Description: An application error occurred on the server. The current custom error settings for this application prevent the details of the application error from being viewed remotely (for security reasons). It could, however, be viewed by browsers running on the local server machine.

Details: To enable the details of this specific error message to be viewable on remote machines, please create a <customerrors> tag within a "web.config" configuration file located in the root directory of the current web application. This tag should then have its "mode" attribute set to "Off".
<!-- Web.Config Configuration File -->

<configuration>
<system.web>
<customerrors mode="Off">
</system.web>
</configuration>



Notes: The current error page you are seeing can be replaced by a custom error page by modifying the "defaultRedirect" attribute of the application's <customerrors> configuration tag to point to a custom error page URL.
<!-- Web.Config Configuration File -->

<configuration>
<system.web>
<customerrors mode="RemoteOnly" defaultredirect="mycustompage.htm">
</system.web>
</configuration>

Not very nice. I doubt the download feature was used much otherwise people would have complained or people just believing mistakenly that the Internet corrupted the download.

Once I deleted the error message from the QIF file, I could import it successfully. Have they actually tested their web application at all? I wonder!

Monday, April 6, 2009

A snapshot view of how Asia's best employers deal with economic down turns.

This is a snap shot analysis of how Asia's best employers deal with the economic down turns:
many of the best employers in Hewitt's survey see the global economic crisis as an opportunity to cement their relationship with their staff, train employees and woo key people from competitors.
According to the survey many are adopting the "Employee first, Customer Second" method:

Forward-looking companies across the region are adopting that business model. HCL Technologies, an IT outsourcing firm based in Noida, India, and a top 25 Hewitt winner, adopted a new vision statement called "Employee First, Customer Second" in 2006.

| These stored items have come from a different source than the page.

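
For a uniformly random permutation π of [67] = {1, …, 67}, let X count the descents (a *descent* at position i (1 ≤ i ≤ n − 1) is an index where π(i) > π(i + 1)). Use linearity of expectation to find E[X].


Write X = Σ X_I over i = 1, …, 66, with X_I the indicator of one descent.
There are 66 indicators.
For each fixed i, the pair (π(i), π(i+1)) is a uniformly random ordered pair of distinct values from {1, …, 67}; by symmetry P[π(i) > π(i+1)] = 1/2.
By linearity: E[X] = 66 · (1/2) = (67 − 1) · (1/2) = 33 ≈ 33.000000.

E[X] = 33 = 33.000000.


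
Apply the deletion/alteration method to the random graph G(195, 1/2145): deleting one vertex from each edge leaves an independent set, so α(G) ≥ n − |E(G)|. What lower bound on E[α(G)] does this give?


E[|E(G)|] = C(195, 2)·p = 18915 · (1/2145) = 97/11.
E[α(G)] ≥ n − E[|E(G)|] = 195 − 97/11 = 2048/11.
Numerically: ≈ 186.1818.
(This is only a lower bound; the true E[α(G)] may be larger.)

E[α(G)] ≥ 2048/11 ≈ 186.1818.


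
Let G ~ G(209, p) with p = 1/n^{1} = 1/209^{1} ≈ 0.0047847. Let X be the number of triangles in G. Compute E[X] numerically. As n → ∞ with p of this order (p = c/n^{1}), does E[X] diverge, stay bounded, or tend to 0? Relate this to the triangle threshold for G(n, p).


Number of potential triangles: C(209, 3) = 1499784.
Each occurs with probability p³ ≈ (0.0047847)³ ≈ 1.0953708e-07.
By linearity: E[X] = C(209, 3)·p³ ≈ 1499784 · 1.0953708e-07 ≈ 0.16428.
Here α = 1, so p = 1/n is exactly at the triangle threshold p ~ 1/n. Asymptotically E[X] → c³/6 = 1³/6 = 1/6 ≈ 0.16667, a bounded constant. In this regime the triangle count is asymptotically Poisson(c³/6).

E[X] ≈ 0.16428; in regime p = Θ(1/n^{1}) E[X] stays bounded (at the triangle threshold p ~ 1/n).


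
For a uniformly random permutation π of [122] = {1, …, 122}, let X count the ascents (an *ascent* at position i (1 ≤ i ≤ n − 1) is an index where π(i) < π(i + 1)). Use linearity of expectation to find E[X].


Write X = Σ X_I over i = 1, …, 121, with X_I the indicator of one ascent.
There are 121 indicators.
For each fixed i, the pair (π(i), π(i+1)) is a uniformly random ordered pair of distinct values from {1, …, 122}; by symmetry P[π(i) < π(i+1)] = 1/2.
By linearity: E[X] = 121 · (1/2) = (122 − 1) · (1/2) = 121/2 ≈ 60.500.

E[X] = 121/2 = 60.500.


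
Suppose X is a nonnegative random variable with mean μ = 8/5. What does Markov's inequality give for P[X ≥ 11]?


μ = E[X] = 8/5, a = 11.
Markov: P[X ≥ 11] ≤ μ/a = (8/5)/11 = 8/55.
Numerically: ≈ 0.1455.
(Since a = 11 > μ = 1.6000, the bound 8/55 is < 1 and informative.)

P[X ≥ 11] ≤ 8/55 ≈ 0.1455.


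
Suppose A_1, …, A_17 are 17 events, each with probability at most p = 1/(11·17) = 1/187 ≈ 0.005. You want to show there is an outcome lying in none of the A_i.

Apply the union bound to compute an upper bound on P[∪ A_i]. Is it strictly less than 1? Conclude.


Union bound: P[∪_{i=1}^{17} A_i] ≤ Σ_i P[A_i] ≤ 17·p = 17·(1/187) = 1/11.
Numerically: 1/11 ≈ 0.091.
Is 1/11 < 1? YES.
Since P[∪ A_i] ≤ 1/11 < 1, the complement has P[∩ A_i^c] ≥ 1 − 1/11 = 10/11 > 0, so some outcome avoids every A_i.

17·p = 1/11 ≈ 0.091; existence CERTIFIED by the union bound.


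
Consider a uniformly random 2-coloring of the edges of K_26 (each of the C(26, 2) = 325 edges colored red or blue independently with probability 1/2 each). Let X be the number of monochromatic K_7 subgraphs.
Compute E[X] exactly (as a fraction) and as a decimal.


Let X = Σ_S X_S over the C(26, 7) = 657800 subsets S of size 7, where X_S = 1 if the K_7 on S is monochromatic.
For a fixed S, the K_7 on S has C(7, 2) = 21 edges. P[all 21 edges red] = (1/2)^21, and likewise for blue, so P[monochromatic] = 2·(1/2)^21 = 2^{1 − 21} = 1/1048576.
By linearity of expectation: E[X] = C(26, 7) · 2^{1 − 21} = 657800 · 1/1048576 = 82225/131072.
Numerically: E[X] ≈ 0.627.

E[X] = C(26,7)·2^(1−C(7,2)) = 82225/131072 ≈ 0.627.


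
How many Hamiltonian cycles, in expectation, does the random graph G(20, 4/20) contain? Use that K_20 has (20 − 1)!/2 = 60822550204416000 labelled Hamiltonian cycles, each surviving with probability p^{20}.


K_20 has (20 − 1)!/2 = 60822550204416000 labelled Hamiltonian cycles.
For each such Hamiltonian cycle H, let X_H = 1 if all 20 edges of H are present in G. Then P[X_H = 1] = p^{20} = (1/5)^{20} = 1/95367431640625.
By linearity of expectation: E[X] = Σ_H E[X_H] = 60822550204416000 · p^{20} = 60822550204416000 · 1/95367431640625 = 486580401635328/762939453125.
Numerically: E[X] ≈ 637.771.

E[X] = 60822550204416000 · (1/5)^{20} = 486580401635328/762939453125 ≈ 637.771.


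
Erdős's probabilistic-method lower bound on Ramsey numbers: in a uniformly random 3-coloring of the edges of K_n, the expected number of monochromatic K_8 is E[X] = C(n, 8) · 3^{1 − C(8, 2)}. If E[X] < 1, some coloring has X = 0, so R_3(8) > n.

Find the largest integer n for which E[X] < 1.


We need C(n, 8) · 3^{1 − 28} < 1, i.e. C(n, 8) < 3^{28 − 1} = 7625597484987.
Check values of n near the boundary:
  n = 150: C(150, 8) = 5257211409450; 5257211409450 < 7625597484987? YES
  n = 151: C(151, 8) = 5551321138650; 5551321138650 < 7625597484987? YES
  n = 152: C(152, 8) = 5859727868575; 5859727868575 < 7625597484987? YES
  n = 153: C(153, 8) = 6183023199255; 6183023199255 < 7625597484987? YES
  n = 154: C(154, 8) = 6521818990995; 6521818990995 < 7625597484987? YES
  n = 155: C(155, 8) = 6876747915675; 6876747915675 < 7625597484987? YES
  n = 156: C(156, 8) = 7248464019225; 7248464019225 < 7625597484987? YES
  n = 157: C(157, 8) = 7637643295425; 7637643295425 < 7625597484987? NO
The largest n with C(n, 8) < 7625597484987 is n = 156 (where E[X] = 805384891025/847288609443 ≈ 0.9505). Hence R_3(8) > 156, i.e. R_3(8) ≥ 157.

Largest n = 156; hence R_3(8) > 156.


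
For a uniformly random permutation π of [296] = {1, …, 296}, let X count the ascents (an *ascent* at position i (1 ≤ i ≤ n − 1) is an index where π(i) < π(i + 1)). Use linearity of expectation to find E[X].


Write X = Σ X_I over i = 1, …, 295, with X_I the indicator of one ascent.
There are 295 indicators.
For each fixed i, the pair (π(i), π(i+1)) is a uniformly random ordered pair of distinct values from {1, …, 296}; by symmetry P[π(i) < π(i+1)] = 1/2.
By linearity: E[X] = 295 · (1/2) = (296 − 1) · (1/2) = 295/2 ≈ 147.50000.

E[X] = 295/2 = 147.50000.


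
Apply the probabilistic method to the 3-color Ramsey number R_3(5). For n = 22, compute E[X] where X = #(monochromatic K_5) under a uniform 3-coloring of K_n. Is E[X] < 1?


E[X] = C(22, 5) · 3^{1 − 10} = 26334 · 3^{−9} = 26334/19683.
As a reduced fraction: E[X] = 2926/2187 ≈ 1.338.
Is E[X] < 1? NO.
Since E[X] ≥ 1, the first-moment bound is inconclusive at n = 22; it does NOT by itself certify R_3(5) > 22.

E[X] = 2926/2187 ≈ 1.338; E[X] ≥ 1; first-moment method inconclusive here.


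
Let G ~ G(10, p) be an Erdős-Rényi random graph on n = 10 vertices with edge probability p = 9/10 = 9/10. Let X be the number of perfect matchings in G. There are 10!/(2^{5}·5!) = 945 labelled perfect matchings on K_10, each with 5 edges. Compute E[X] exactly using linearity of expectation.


K_10 has 10!/(2^{5}·5!) = 945 labelled perfect matchings.
For each such perfect matching H, let X_H = 1 if all 5 edges of H are present in G. Then P[X_H = 1] = p^{5} = (9/10)^{5} = 59049/100000.
Summing the indicators: E[X] = Σ_H E[X_H] = 945 · p^{5} = 945 · 59049/100000 = 11160261/20000.
Numerically: E[X] ≈ 558.01.

E[X] = 945 · (9/10)^{5} = 11160261/20000 ≈ 558.01.


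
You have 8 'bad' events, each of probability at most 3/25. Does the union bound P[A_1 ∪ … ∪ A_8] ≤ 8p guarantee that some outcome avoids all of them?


Union bound: P[∪_{i=1}^{8} A_i] ≤ Σ_i P[A_i] ≤ 8·p = 8·(3/25) = 24/25.
Numerically: 24/25 ≈ 0.96000.
Is 24/25 < 1? YES.
Since P[∪ A_i] ≤ 24/25 < 1, the complement has P[∩ A_i^c] ≥ 1 − 24/25 = 1/25 > 0, so some outcome avoids every A_i.

8·p = 24/25 ≈ 0.96000; existence CERTIFIED by the union bound.


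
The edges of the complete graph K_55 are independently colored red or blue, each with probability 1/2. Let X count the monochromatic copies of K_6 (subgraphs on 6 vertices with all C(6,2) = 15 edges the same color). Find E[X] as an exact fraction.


Let X = Σ_S X_S over the C(55, 6) = 28989675 subsets S of size 6, where X_S = 1 if the K_6 on S is monochromatic.
For a fixed S, the K_6 on S has C(6, 2) = 15 edges. P[all 15 edges red] = (1/2)^15, and likewise for blue, so P[monochromatic] = 2·(1/2)^15 = 2^{1 − 15} = 1/16384.
By linearity of expectation: E[X] = C(55, 6) · 2^{1 − 15} = 28989675 · 1/16384 = 28989675/16384.
Numerically: E[X] ≈ 1769.38934.

E[X] = C(55,6)·2^(1−C(6,2)) = 28989675/16384 ≈ 1769.38934.


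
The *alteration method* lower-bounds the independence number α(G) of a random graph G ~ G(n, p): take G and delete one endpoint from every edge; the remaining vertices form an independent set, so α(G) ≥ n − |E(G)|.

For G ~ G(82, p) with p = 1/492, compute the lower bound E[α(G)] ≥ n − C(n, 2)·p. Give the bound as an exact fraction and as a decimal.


E[|E(G)|] = C(82, 2)·p = 3321 · (1/492) = 27/4.
E[α(G)] ≥ n − E[|E(G)|] = 82 − 27/4 = 301/4.
Numerically: ≈ 75.250000.
(This is only a lower bound; the true E[α(G)] may be larger.)

E[α(G)] ≥ 301/4 ≈ 75.250000.


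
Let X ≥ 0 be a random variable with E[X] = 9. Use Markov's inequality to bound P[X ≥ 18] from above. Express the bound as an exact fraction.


μ = E[X] = 9, a = 18.
Markov: P[X ≥ 18] ≤ μ/a = (9)/18 = 1/2.
Numerically: ≈ 0.50000.
(Since a = 18 > μ = 9.00000, the bound 1/2 is < 1 and informative.)

P[X ≥ 18] ≤ 1/2 ≈ 0.50000.


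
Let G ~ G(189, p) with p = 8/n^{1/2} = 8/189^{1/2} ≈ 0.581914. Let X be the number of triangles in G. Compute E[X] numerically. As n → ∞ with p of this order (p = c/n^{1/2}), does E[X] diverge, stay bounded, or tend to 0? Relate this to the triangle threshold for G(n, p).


Number of potential triangles: C(189, 3) = 1107414.
Each occurs with probability p³ ≈ (0.581914)³ ≈ 1.97050370e-01.
By linearity: E[X] = C(189, 3)·p³ ≈ 1107414 · 1.97050370e-01 ≈ 218216.338464.
Since α = 1/2 < 1, p = c/n^{1/2} ≫ 1/n is above the triangle threshold p ~ 1/n. Asymptotically E[X] ~ (c³/6)·n^{3(1−α)} = (8³/6)·n^{1.5} → ∞; triangles are abundant w.h.p.

E[X] ≈ 218216.338464; in regime p = Θ(1/n^{1/2}) E[X] diverges (above the triangle threshold p ~ 1/n).


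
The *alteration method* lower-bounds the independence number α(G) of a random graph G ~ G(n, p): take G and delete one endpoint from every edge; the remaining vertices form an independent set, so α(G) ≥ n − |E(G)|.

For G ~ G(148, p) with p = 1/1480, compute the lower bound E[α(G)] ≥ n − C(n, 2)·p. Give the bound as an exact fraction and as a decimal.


E[|E(G)|] = C(148, 2)·p = 10878 · (1/1480) = 147/20.
E[α(G)] ≥ n − E[|E(G)|] = 148 − 147/20 = 2813/20.
Numerically: ≈ 140.6500.
(This is only a lower bound; the true E[α(G)] may be larger.)

E[α(G)] ≥ 2813/20 ≈ 140.6500.


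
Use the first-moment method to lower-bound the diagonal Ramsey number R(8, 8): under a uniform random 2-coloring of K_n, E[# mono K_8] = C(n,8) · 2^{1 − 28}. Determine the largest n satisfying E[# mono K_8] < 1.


We need C(n, 8) · 2^{1 − 28} < 1, i.e. C(n, 8) < 2^{28 − 1} = 134217728.
Check values of n near the boundary:
  n = 37: C(37, 8) = 38608020; 38608020 < 134217728? YES
  n = 38: C(38, 8) = 48903492; 48903492 < 134217728? YES
  n = 39: C(39, 8) = 61523748; 61523748 < 134217728? YES
  n = 40: C(40, 8) = 76904685; 76904685 < 134217728? YES
  n = 41: C(41, 8) = 95548245; 95548245 < 134217728? YES
  n = 42: C(42, 8) = 118030185; 118030185 < 134217728? YES
  n = 43: C(43, 8) = 145008513; 145008513 < 134217728? NO
  n = 44: C(44, 8) = 177232627; 177232627 < 134217728? NO
  n = 45: C(45, 8) = 215553195; 215553195 < 134217728? NO
The largest n with C(n, 8) < 134217728 is n = 42 (where E[X] = 118030185/134217728 ≈ 0.879). Hence R(8, 8) > 42, i.e. R(8, 8) ≥ 43.

Largest n = 42; hence R(8, 8) > 42.


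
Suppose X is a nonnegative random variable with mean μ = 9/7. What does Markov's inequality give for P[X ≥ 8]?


μ = E[X] = 9/7, a = 8.
Markov: P[X ≥ 8] ≤ μ/a = (9/7)/8 = 9/56.
Numerically: ≈ 0.1607.
(Since a = 8 > μ = 1.2857, the bound 9/56 is < 1 and informative.)

P[X ≥ 8] ≤ 9/56 ≈ 0.1607.


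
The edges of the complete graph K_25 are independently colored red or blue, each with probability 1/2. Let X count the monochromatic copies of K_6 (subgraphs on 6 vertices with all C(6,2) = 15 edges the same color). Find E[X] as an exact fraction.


Let X = Σ_S X_S over the C(25, 6) = 177100 subsets S of size 6, where X_S = 1 if the K_6 on S is monochromatic.
For a fixed S, the K_6 on S has C(6, 2) = 15 edges. P[all 15 edges red] = (1/2)^15, and likewise for blue, so P[monochromatic] = 2·(1/2)^15 = 2^{1 − 15} = 1/16384.
Summing: E[X] = C(25, 6) · 2^{1 − 15} = 177100 · 1/16384 = 44275/4096.
Numerically: E[X] ≈ 10.809.

E[X] = C(25,6)·2^(1−C(6,2)) = 44275/4096 ≈ 10.809.


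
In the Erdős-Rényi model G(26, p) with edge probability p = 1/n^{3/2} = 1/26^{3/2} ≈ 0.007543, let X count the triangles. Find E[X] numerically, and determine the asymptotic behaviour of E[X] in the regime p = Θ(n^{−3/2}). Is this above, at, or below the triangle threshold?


Number of potential triangles: C(26, 3) = 2600.
Each occurs with probability p³ ≈ (0.007543)³ ≈ 4.291607e-07.
By linearity: E[X] = C(26, 3)·p³ ≈ 2600 · 4.291607e-07 ≈ 0.0011.
Since α = 3/2 > 1, p = c/n^{3/2} = o(1/n) is below the triangle threshold p ~ 1/n. Asymptotically E[X] ~ (c³/6)·n^{3(1−α)} = (1³/6)·n^{-1.5} → 0, so by Markov's inequality G has no triangles w.h.p.

E[X] ≈ 0.0011; in regime p = Θ(1/n^{3/2}) E[X] tends to 0 (below the triangle threshold p ~ 1/n).


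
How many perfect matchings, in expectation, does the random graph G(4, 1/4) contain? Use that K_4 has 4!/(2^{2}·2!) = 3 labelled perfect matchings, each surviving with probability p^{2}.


K_4 has 4!/(2^{2}·2!) = 3 labelled perfect matchings.
For each such perfect matching H, let X_H = 1 if all 2 edges of H are present in G. Then P[X_H = 1] = p^{2} = (1/4)^{2} = 1/16.
By linearity: E[X] = Σ_H E[X_H] = 3 · p^{2} = 3 · 1/16 = 3/16.
Numerically: E[X] ≈ 0.1875.

E[X] = 3 · (1/4)^{2} = 3/16 ≈ 0.1875.


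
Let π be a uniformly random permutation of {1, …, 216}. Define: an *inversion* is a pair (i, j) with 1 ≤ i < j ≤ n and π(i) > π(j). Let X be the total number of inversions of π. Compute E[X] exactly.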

The idea: by empowering employees and giving them any tools they need to help customers, the business will thrive.
This is very same model used successfully by Southwest Airline, USA that came through 9/11 attacks financially intact with no layoff of any staff. This is how the former CEO James F. Parker explains it in his book, page 168:
At Southwest, we were sometimes asked who we sought to serve first - employees, customers or shareholders. We always said employees come first. We knew the way we treated our employees would determine their attitude towards our company. We knew that if we served our employees well, they would serve our customers well. And if our customers were happy, it was pretty likely the shareholders would be happy too.
That all pretty good sense to me sadly too many companies fail to see this simple rule.


[1] "Do The Right Thing - how dedicated employees create loyal customers and large profits" by James F. Parker, Wharton School Publishing, 2008.